Windhoek-The local meat export industry is to lose a gem in the mainstay of Namibian sheep farming when the Farmers Meat Market's Mariental abattoir shuts its gates on September 30.

Directors of the state-of-the-art EU-approved abattoir, which exports lamb and springbok meat to Europe, Norway and South Africa, have confirmed to Farmers Forum that the private company's proud record since 1998 will come to an end at the end of this month.

The export abattoir complies with world food standard requirements and therefore adheres to international traceability and health standards. The Namibian livestock producer formed an integral part of the company and was the primary link in the value-adding chain of the meat industry.

But the tide has changed and tough economic times, coupled with consecutive droughts, the non-availability of slaughter-ready sheep and low sheep prices all played a part in the decision to close the facility.

The Mariental Abattoir has a slaughter capacity of 260,000 lambs annually and slaughters about 12,000 springbok yearly to supply customers in South Africa and abroad. Lamb meat is de-boned for the European and Norwegian markets under strict food safety and hygiene standards.

The financially unstable Mariental Abattoir, which falls under the Farmers' Meat Market, employed some 150 employees and the closure came about due to it operating below capacity. As a result, it was running at a financial loss.
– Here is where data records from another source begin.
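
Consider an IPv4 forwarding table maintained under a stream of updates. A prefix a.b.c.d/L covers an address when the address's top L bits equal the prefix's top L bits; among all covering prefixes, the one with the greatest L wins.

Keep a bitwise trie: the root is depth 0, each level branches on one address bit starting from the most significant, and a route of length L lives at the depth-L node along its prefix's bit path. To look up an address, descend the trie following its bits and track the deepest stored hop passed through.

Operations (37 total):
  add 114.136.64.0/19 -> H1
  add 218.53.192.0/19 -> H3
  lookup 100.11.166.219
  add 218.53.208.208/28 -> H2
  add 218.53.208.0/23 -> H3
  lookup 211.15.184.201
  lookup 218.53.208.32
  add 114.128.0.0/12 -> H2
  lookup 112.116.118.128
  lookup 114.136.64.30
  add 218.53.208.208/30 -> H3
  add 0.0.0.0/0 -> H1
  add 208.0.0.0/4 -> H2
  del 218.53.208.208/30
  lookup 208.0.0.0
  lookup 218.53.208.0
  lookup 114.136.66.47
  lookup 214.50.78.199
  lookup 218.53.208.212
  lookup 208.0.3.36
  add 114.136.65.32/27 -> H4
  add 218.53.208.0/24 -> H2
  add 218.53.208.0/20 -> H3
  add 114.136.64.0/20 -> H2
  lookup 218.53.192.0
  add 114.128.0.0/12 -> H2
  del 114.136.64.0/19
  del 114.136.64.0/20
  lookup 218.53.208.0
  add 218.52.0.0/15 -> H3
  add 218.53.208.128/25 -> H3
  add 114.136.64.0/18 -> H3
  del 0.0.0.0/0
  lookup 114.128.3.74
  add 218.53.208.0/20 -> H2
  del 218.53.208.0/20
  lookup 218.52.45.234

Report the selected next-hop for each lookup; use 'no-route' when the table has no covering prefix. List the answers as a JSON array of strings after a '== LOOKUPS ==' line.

Process each operation:
  add 114.136.64.0/19 -> H1 at depth 19
  add 218.53.192.0/19 -> H3 at depth 19
  Q 100.11.166.219: descend 011 ; hops seen [∅] ; pick no-route
  add 218.53.208.208/28 -> H2 at depth 28
  add 218.53.208.0/23 -> H3 at depth 23
  Q 211.15.184.201: descend 1101 ; hops seen [∅] ; pick no-route
  Q 218.53.208.32: descend 110110100011010111010000 ; hops seen [H3,H3] ; pick H3
  add 114.128.0.0/12 -> H2 at depth 12
  Q 112.116.118.128: descend 011100 ; hops seen [∅] ; pick no-route
  Q 114.136.64.30: descend 0111001010001000010 ; hops seen [H2,H1] ; pick H1
  add 218.53.208.208/30 -> H3 at depth 30
  add 0.0.0.0/0 -> H1 at depth 0
  add 208.0.0.0/4 -> H2 at depth 4
  del 218.53.208.208/30 (clear depth 30)
  Q 208.0.0.0: descend 1101 ; hops seen [H1,H2] ; pick H2
  Q 218.53.208.0: descend 110110100011010111010000 ; hops seen [H1,H2,H3,H3] ; pick H3
  Q 114.136.66.47: descend 0111001010001000010 ; hops seen [H1,H2,H1] ; pick H1
  Q 214.50.78.199: descend 1101 ; hops seen [H1,H2] ; pick H2
  Q 218.53.208.212: descend 11011010001101011101000011010 ; hops seen [H1,H2,H3,H3,H2] ; pick H2
  Q 208.0.3.36: descend 1101 ; hops seen [H1,H2] ; pick H2
  add 114.136.65.32/27 -> H4 at depth 27
  add 218.53.208.0/24 -> H2 at depth 24
  add 218.53.208.0/20 -> H3 at depth 20
  add 114.136.64.0/20 -> H2 at depth 20
  Q 218.53.192.0: descend 1101101000110101110 ; hops seen [H1,H2,H3] ; pick H3
  add 114.128.0.0/12 -> H2 at depth 12
  del 114.136.64.0/19 (clear depth 19)
  del 114.136.64.0/20 (clear depth 20)
  Q 218.53.208.0: descend 110110100011010111010000 ; hops seen [H1,H2,H3,H3,H3,H2] ; pick H2
  add 218.52.0.0/15 -> H3 at depth 15
  add 218.53.208.128/25 -> H3 at depth 25
  add 114.136.64.0/18 -> H3 at depth 18
  del 0.0.0.0/0 (clear depth 0)
  Q 114.128.3.74: descend 011100101000 ; hops seen [H2] ; pick H2
  add 218.53.208.0/20 -> H2 at depth 20
  del 218.53.208.0/20 (clear depth 20)
  Q 218.52.45.234: descend 110110100011010 ; hops seen [H2,H3] ; pick H3

== LOOKUPS ==
["no-route","no-route","H3","no-route","H1","H2","H3","H1","H2","H2","H2","H3","H2","H2","H3"]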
Executive chairperson Christo van Niekerk says all stakeholders have already been informed about the closure due to economic reasons.

Due to severe drought and the unfavourable trading conditions in the small stock industry in Namibia, the company has made big losses and continues to make those losses. The shareholders of the company cannot sustain these losses and operations at the abattoir will cease at the end of the month, van Niekerk said.

Through an unfortunate confluence of events, it is the expressed opinion of the board that the operating environment for an export-approved abattoir has degenerated to such an extent that the business is no longer viable, he noted, further adding that the company has invested substantially in the world class export approved abattoir and has created job opportunities for many Namibians in the process.

It is a sad reality that due to a lack of support for local value addition they have to bid their producers, employees and stakeholders farewell. Retrenchment packages and all salary payments will be dealt with before the closure on September 30. The Farmers' Meat Market had positioned itself by investing heavily in its Mariental abattoir in the form of a N$4 million de-boning plant some ten years ago. It is estimated that the abattoir slaughtered at less than half of its capacity over the past year.

During the same period, some 80 percent of all marketable sheep left the country on the hoof. No export levy is imposed on the export of live 'slaughterable' small stock. This means abattoirs are not able to pay a competitive price to producers and therefore the vast number of slaughterable small stock leave Namibia on the hoof.